Antilichamen zijn het afweersysteem van het menselijk lichaam, het is dat leger dat elementen detecteert die schadelijk kunnen zijn voor een individu en deze neutraliseert. Antilichamen worden genoemd immunoglobuline dat een type leukocyt genaamd B-lymfocyt. Een eenvoudig voorbeeld te synthetiseren die kunnen helpen iets dergelijke ingewikkelde begrippen wordt wanneer een bacterie van buiten het lichaam binnengaat, de antilichamen op hun beurt alarmen en bestrijding het virus of de bacteriën om te voorkomen dat de persoon ziek wordt.
Antilichamen hebben een zeer vergelijkbare structuur, bijna generiek voor alle, ze worden gevormd door een eiwit dat een Y-vorm heeft, wat hen onderscheidt, is dat aan hun uiteinden een regio van het eiwit variabel is, waardoor een grote variëteit en de creatie van miljoenen verschillende antilichamen die in staat zijn om elk type ziekte te bestrijden dat het lichaam binnendringt. Dit variabele deel van het eiwit wordt een hypervariabele genoemd.
Het menselijk lichaam heeft de mogelijkheid om miljoenen antilichamen te produceren die op hun beurt mutaties ondergaan die een grotere diversiteit genereren dan wat er al in het lichaam bestaat.
De B-lymfocyten worden in twee typen ingedeeld:
- Degenen die verantwoordelijk zijn voor de productie van antilichamen om infecties te bestrijden.
- Degenen die jaren in het lichaam blijven als onderdeel van het immuungeheugen dat elk individu bezit. Dit laatste maakt het voor het immuunsysteem mogelijk om de aanwezigheid van een schadelijk middel te onthouden en dit veel sneller te neutraliseren.
De immunoglobulinen zijn in wezen eiwitten die als antilichamen functioneren. De termen antilichaam of immunoglobuline zijn in principe hetzelfde. Deze worden aangetroffen in het bloed, in verschillende weefsels en vloeistoffen. Ze worden gemaakt door plasmacellen die zijn afgeleid van de B-cellen van het immuunsysteem, deze worden op hun beurt plasmacellen wanneer ze worden geactiveerd door de binding van een specifiek antigeen op hun antilichaamoppervlakken.
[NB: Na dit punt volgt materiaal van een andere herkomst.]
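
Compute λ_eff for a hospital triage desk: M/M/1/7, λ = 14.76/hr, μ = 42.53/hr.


ρ = 0.3470; P_K = (1−ρ)ρ^7/(1−ρ^8) = 0.0003960
λ_eff = λ(1 − P_K) = 14.76·(1 − 0.0003960) = 14.76·0.999604 = 14.7542 /hr

Final: 14.7542 /hr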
Klassieke antigenen zijn elke vreemde substantie die een immuunrespons opwekt. Ze worden ook wel immunogenen genoemd. Het specifieke gebied op een antigeen dat een antilichaam herkent, wordt het epitoop of antigene determinant genoemd.
Een epitoop bestaat in het algemeen uit een lange keten van aminozuur 5-8 op het oppervlak van het eiwit. Aminozuurketens bestaan niet in een tweedimensionale structuur als het niet verschijnt als een driedimensionale structuur.Een epitoop kan alleen worden herkend in zijn vorm zoals het in oplossing bestaat, of zijn oorspronkelijke 3D-vorm. Als het epitoop op een enkele polypeptideketen voorkomt, is het een continu of lineair epitoop. Het antilichaam kan alleen binden aan gedenatureerde fragmenten of segmenten van een eiwit of aan het oorspronkelijke basiseiwit.